Rumsfeld visits Stryker Brigade wives
FAIRBANKS, Alaska – In a lively but polite give-and-take, Defense Secretary Donald Rumsfeld fielded questions Saturday from wives and other family members of Alaska-based soldiers whose combat tours in Iraq were abruptly extended just as they prepared to return home this month.
“It is something we don’t want to do,” Rumsfeld told several hundred family members who gathered in a gymnasium at nearby Ft. Wainwright, home of the 172nd Stryker Brigade. The unit’s deployment to Iraq was extended by up to four months to bolster U.S. firepower in the Baghdad area.
“But in this case we had to,” he added, referring to the decision made in late July to extend the 172nd.
Asked whether the Army was preparing another brigade to take over for the 172nd in case the intended improvements in Baghdad are not achieved by mid-December, Rumsfeld said he could make no promises.
“I wish I had a magic wand and the power to say yes. I don’t,” he said. “I will do everything in the world I can do to see that they are not extended beyond the 120 days.”
Reporters, including five who traveled with Rumsfeld from Washington, D.C., were not permitted to cover his meeting with the family members, which lasted about an hour. But a wife who made a videotape of the event showed it to reporters afterward.

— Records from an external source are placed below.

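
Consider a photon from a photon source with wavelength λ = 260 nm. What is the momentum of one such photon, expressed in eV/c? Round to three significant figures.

4.77 eV/c

First convert: λ = 260 nm = 2.6 × 10^-7 m.
Apply p = h/λ: p = 2.548 × 10^-27 kg·m/s.
Converting to eV/c: p = 4.769 eV/c ≈ 4.77 eV/c.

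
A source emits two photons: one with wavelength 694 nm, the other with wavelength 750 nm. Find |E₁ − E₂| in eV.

0.133 eV

Using E = hc/λ: E₁ = 2.862 × 10^-19 J, E₂ = 2.649 × 10^-19 J.
|ΔE| = |2.862 × 10^-19 − 2.649 × 10^-19| = 2.14 × 10^-20 J = 0.133 eV.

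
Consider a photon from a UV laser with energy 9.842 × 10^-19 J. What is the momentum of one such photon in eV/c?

The photon relation is p = E/c, giving p = 3.283 × 10^-27 kg·m/s.
Converting to eV/c: p = 6.143 eV/c ≈ 6.14 eV/c.

6.14 eV/c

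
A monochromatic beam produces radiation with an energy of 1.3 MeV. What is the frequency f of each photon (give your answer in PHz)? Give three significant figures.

3.14e5 PHz

Take h = 6.62607015e-34 J·s, 1 eV = 1.602176634e-19 J.
In SI units: E = 1.3 MeV = 2.0828e-13 J.
The photon relation is f = E/h, giving f = 3.143e20 Hz.
Converting to PHz: f = 314300 PHz ≈ 3.14e5 PHz.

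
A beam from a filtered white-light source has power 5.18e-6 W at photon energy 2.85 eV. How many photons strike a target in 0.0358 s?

4.06e11 photons

Total energy: E_total = P·t = 5.18e-6 × 0.0358 = 1.854e-7 J.
Per-photon energy: E = 4.566e-19 J.
N = E_total / E_photon = 4.06e11.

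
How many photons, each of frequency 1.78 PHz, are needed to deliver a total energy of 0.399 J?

3.38 × 10^17 photons

Per-photon energy: E = 1.179 × 10^-18 J (from frequency = 1.78 PHz).
N = E_total / E_photon = 0.399 J / 1.179 × 10^-18 J = 3.38 × 10^17.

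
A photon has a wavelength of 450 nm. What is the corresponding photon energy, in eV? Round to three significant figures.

Take h = 6.62607015e-34 J·s, c = 2.99792458e8 m/s, 1 eV = 1.602176634e-19 J.
In SI units: λ = 450 nm = 4.5e-7 m.
Since E = hc/λ for a photon, E = 4.414e-19 J.
Converting to eV: E = 2.755 eV ≈ 2.76 eV.

2.76 eV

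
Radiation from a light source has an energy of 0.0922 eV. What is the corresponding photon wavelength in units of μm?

Convert to SI: E = 0.0922 eV = 1.4772·10^-20 J.
Apply λ = hc/E: λ = 1.345·10^-5 m.
Converting to μm: λ = 13.45 μm ≈ 13.4 μm.

13.4 μm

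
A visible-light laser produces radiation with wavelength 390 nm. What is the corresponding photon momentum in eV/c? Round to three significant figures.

Convert to SI: λ = 390 nm = 3.90 × 10^-7 m.
The photon relation is p = h/λ, giving p = 1.699 × 10^-27 kg·m/s.
Converting to eV/c: p = 3.179 eV/c ≈ 3.18 eV/c.

3.18 eV/c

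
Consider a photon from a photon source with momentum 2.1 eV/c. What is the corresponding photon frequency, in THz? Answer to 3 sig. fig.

508 THz

Convert to SI: p = 2.1 eV/c = 1.1223e-27 kg·m/s.
Apply f = pc/h: f = 5.078e14 Hz.
Converting to THz: f = 507.8 THz ≈ 508 THz.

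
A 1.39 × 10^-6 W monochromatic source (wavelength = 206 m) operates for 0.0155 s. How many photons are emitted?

2.23 × 10^19 photons

Total energy: E_total = P·t = 1.39 × 10^-6 × 0.0155 = 2.154 × 10^-8 J.
Per-photon energy: E = 9.643 × 10^-28 J.
N = E_total / E_photon = 2.23 × 10^19.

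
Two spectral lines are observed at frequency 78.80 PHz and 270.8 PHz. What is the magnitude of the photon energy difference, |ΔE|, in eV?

794 eV

Using E = hf: E₁ = 5.2213·10^-17 J, E₂ = 1.7943·10^-16 J.
|ΔE| = |5.2213·10^-17 − 1.7943·10^-16| = 1.27·10^-16 J = 794 eV.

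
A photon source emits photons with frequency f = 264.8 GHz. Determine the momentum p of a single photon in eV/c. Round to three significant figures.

(h = 6.62607015e-34 J·s, c = 2.99792458e8 m/s, 1 eV = 1.602176634e-19 J.)
First convert: f = 264.8 GHz = 2.648e11 Hz.
The photon relation is p = hf/c, giving p = 5.853e-31 kg·m/s.
Converting to eV/c: p = 0.001095 eV/c ≈ 1.10e-3 eV/c.

1.10e-3 eV/c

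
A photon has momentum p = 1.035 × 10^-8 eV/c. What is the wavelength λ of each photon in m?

Take h = 6.62607015 × 10^-34 J·s, c = 2.99792458 × 10^8 m/s, 1 eV = 1.602176634 × 10^-19 J.
Convert to SI: p = 1.035 × 10^-8 eV/c = 5.5313 × 10^-36 kg·m/s.
Apply λ = h/p: λ = 119.8 m.
So λ ≈ 120 m.

120 m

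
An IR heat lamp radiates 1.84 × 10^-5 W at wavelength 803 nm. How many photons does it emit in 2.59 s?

1.93 × 10^14 photons

Total energy: E_total = P·t = 1.84 × 10^-5 × 2.59 = 4.766 × 10^-5 J.
Per-photon energy: E = 2.474 × 10^-19 J.
N = E_total / E_photon = 1.93 × 10^14.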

One wife asked Rumsfeld why the 172nd was doing house-to-house searches in Baghdad instead of the kinds of combat operations they are trained to perform. Rumsfeld disputed her assertion, saying that 95 percent of the house-clearing operations are being done by Iraqi troops.
In an interview during his flight to Fairbanks, Rumsfeld said he saw no reason for the soldiers or their families to be angry at him.
“I don’t put it in that context,” he said. “These people are all volunteers. They all signed up. They all are there doing what they’re doing because they want to do it. They’re proud of what they do. They do it very, very well.”
Asked why reporters would not be permitted to cover his meeting with the family members, Rumsfeld at first replied, “I don’t have any idea. I haven’t addressed the subject.” Later he said he makes it a practice to make all family meetings private.
A newly formed Alaska chapter of the Military Families Speak Out group issued a statement in Fairbanks saying it would make a public call for the Bush administration to bring home the 172nd and all other U.S. troops. It quoted Jennifer Davis, of Anchorage, whose husband is a member of the 172nd.
“I am totally frustrated, disappointed and heartbroken,” she said in the statement. “Just when I thought we were going to be able to resume a ‘normal’ life and when I thought the nightmare was over, the nightmare was extended.”